Per chi non è stato a New York non deve pensare a Time Square come una piazza italiana. Time Square è formata dall'incrocio della Broadway Street e la Settima Avenue, l'incrocio delle vie formano uno slargo, certo, certo, uno slargo americano, quindi molto grande, ma non ha niente a che fare con l'immaginario che l'italiano e/o l'europeo ha quando si parla di piazza.
La piazza e le due vie che la formano sono state divise in blocchi transennati, nei quali ci potevano stare intorno alle 2500 persone. Tra un blocco e l'altro c'era un corridoio di 5/6 metri, altri corridoio, che fungevano da vie di fuga, c'erano anche ai lati dei vari blocchi. Non so se sono stata chiara, ma l'organizzazione in fatto di sicurezza è stata invidiabile. Nella zona transennata e predisposta ad accogliere le persone era proibito entrare con zaini e alcolici. Abbiamo assistito ad una scena, proprio da film americano, di un tipo ammanettato e portato via dalla polizia, perché trovato ubriaco e che stava dando qualche numero. Ah, una cosa importante mi stavo dimenticando: c'era un dispiegamento di forze dell'ordine ovunque e in numero spropositato.
L'attrattiva più famosa in Time Square allo scoccare della mezzanotte è la caduta e lo scoppio della palla, che lascia cadere coriandoli di carta. Poi c'è anche un concerto e il conto alla rovescia su uno degli schermi appesi ai palazzi della piazza. Non tutti però riescono a vedere la palla, il concerto e il conto alla rovescia, perché i blocchi entro cui sono le persone sono disposti lungo le vie che formano Time Square, verso nord e verso sud. Tra una via e l'altra ci sono grattacieli di almeno 60 piani, quindi è impossibile vedere oltre. Perciò chi è nella vera e propria Time Square vede tutto, gli altri (la maggioranza) distribuiti nelle vie vedono alcune cose e non altre a seconda della posizione. Vi svelo l'arcano: io c'ero in Time Square (perché tutta la zona diventa Time Square quella notte), ma ero sulla 7th Avenue all'incrocio con la 47ima strada, quindi ad almeno 1 km circa dal conto alla rovescia. Non ho visto la palla e nemmeno sentito la musica!!!

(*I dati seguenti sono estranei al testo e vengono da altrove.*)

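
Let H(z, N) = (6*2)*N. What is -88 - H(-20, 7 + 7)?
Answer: -256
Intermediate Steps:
H(z, N) = 12*N
-88 - H(-20, 7 + 7) = -88 - 12*(7 + 7) = -88 - 12*14 = -88 - 1*168 = -88 - 168 = -256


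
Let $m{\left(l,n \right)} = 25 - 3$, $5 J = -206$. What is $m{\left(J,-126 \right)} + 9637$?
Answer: $9659$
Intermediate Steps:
$J = - \frac{206}{5}$ ($J = \frac{1}{5} \left(-206\right) = - \frac{206}{5} \approx -41.2$)
$m{\left(l,n \right)} = 22$ ($m{\left(l,n \right)} = 25 - 3 = 22$)
$m{\left(J,-126 \right)} + 9637 = 22 + 9637 = 9659$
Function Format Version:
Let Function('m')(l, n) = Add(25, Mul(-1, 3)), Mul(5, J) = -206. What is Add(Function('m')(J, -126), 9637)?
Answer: 9659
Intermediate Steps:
J = Rational(-206, 5) (J = Mul(Rational(1, 5), -206) = Rational(-206, 5) ≈ -41.200)
Function('m')(l, n) = 22 (Function('m')(l, n) = Add(25, -3) = 22)
Add(Function('m')(J, -126), 9637) = Add(22, 9637) = 9659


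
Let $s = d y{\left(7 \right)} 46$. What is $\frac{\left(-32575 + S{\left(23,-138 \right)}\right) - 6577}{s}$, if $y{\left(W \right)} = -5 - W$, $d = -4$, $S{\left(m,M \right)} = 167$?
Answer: $- \frac{565}{32} \approx -17.656$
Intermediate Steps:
$s = 2208$ ($s = - 4 \left(-5 - 7\right) 46 = \left(-4\right) \left(-12\right) 46 = 48 \cdot 46 = 2208$)
$\frac{\left(-32575 + S{\left(23,-138 \right)}\right) - 6577}{s} = \frac{\left(-32575 + 167\right) - 6577}{2208} = \left(-32408 - 6577\right) \frac{1}{2208} = \left(-38985\right) \frac{1}{2208} = - \frac{565}{32}$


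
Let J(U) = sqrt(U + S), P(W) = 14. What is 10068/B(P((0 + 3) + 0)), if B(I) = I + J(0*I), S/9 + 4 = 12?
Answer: 35238/31 - 15102*sqrt(2)/31 ≈ 447.76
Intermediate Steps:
S = 72 (S = -36 + 9*12 = -36 + 108 = 72)
J(U) = sqrt(72 + U) (J(U) = sqrt(U + 72) = sqrt(72 + U))
B(I) = I + 6*sqrt(2) (B(I) = I + sqrt(72 + 0*I) = I + sqrt(72 + 0) = I + sqrt(72) = I + 6*sqrt(2))
10068/B(P((0 + 3) + 0)) = 10068/(14 + 6*sqrt(2))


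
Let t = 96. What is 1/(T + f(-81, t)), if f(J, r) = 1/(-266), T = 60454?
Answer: 266/16080763 ≈ 1.6542e-5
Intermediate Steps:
f(J, r) = -1/266
1/(T + f(-81, t)) = 1/(60454 - 1/266) = 1/(16080763/266) = 266/16080763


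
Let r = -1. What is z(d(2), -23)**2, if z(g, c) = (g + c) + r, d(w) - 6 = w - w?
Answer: 324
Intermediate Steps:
d(w) = 6 (d(w) = 6 + (w - w) = 6 + 0 = 6)
z(g, c) = -1 + c + g (z(g, c) = (g + c) - 1 = (c + g) - 1 = -1 + c + g)
z(d(2), -23)**2 = (-1 - 23 + 6)**2 = (-18)**2 = 324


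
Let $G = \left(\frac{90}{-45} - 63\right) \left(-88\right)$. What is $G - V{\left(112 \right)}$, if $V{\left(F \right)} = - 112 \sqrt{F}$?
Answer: $5720 + 448 \sqrt{7} \approx 6905.3$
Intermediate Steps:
$G = 5720$ ($G = \left(90 \left(- \frac{1}{45}\right) - 63\right) \left(-88\right) = \left(-2 - 63\right) \left(-88\right) = \left(-65\right) \left(-88\right) = 5720$)
$G - V{\left(112 \right)} = 5720 - - 112 \sqrt{112} = 5720 - - 112 \cdot 4 \sqrt{7} = 5720 - - 448 \sqrt{7} = 5720 + 448 \sqrt{7}$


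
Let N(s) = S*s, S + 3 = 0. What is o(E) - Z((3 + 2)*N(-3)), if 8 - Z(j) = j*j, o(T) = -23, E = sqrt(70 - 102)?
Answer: 1994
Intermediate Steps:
S = -3 (S = -3 + 0 = -3)
E = 4*I*sqrt(2) (E = sqrt(-32) = 4*I*sqrt(2) ≈ 5.6569*I)
N(s) = -3*s
Z(j) = 8 - j**2 (Z(j) = 8 - j*j = 8 - j**2)
o(E) - Z((3 + 2)*N(-3)) = -23 - (8 - ((3 + 2)*(-3*(-3)))**2) = -23 - (8 - (5*9)**2) = -23 - (8 - 1*45**2) = -23 - (8 - 1*2025) = -23 - (8 - 2025) = -23 - 1*(-2017) = -23 + 2017 = 1994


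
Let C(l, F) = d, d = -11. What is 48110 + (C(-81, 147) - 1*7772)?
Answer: 40327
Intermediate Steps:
C(l, F) = -11
48110 + (C(-81, 147) - 1*7772) = 48110 + (-11 - 1*7772) = 48110 + (-11 - 7772) = 48110 - 7783 = 40327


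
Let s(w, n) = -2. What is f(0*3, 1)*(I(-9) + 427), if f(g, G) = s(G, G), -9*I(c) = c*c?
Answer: -836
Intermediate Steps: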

E qui alcune critiche, dettate anche dall'invidia:
  1. la musica era tutta concentrata nella piazza, senza nessun amplificatore nelle vie, dove stava la maggior parte della gente. Quindi il tempo per aspettare la mezzanotte la gente lo ha passato chiacchierando o saltellando dal freddo!
  2. per chi stava nelle vie non c'era la possibilità di vedere la palla, sarebbe bastato mettere qualche schermo gigante, cosa che hanno fatto per il 2000
  3. la cosa più divertente è stata che il conto alla rovescia era fatto da due orologi... udite, udite... non sincronizzati tra loro! Quindi le persone non sapevano quale seguire per fare il conto alla rovescia. I secondi che li differenziavano erano 3 o 4, ma sufficienti per creare delusione!!!
  4. Hanno scoppiato un po' di fuochi d'artificio, ma pochi rispetto a quelli fatti a Central Park.
C'ero anch'io a Time Square quest'anno!

Un BUON 2008 A TUTTI!

Nella foto: New York vista dal centro commerciale Columbus Circle.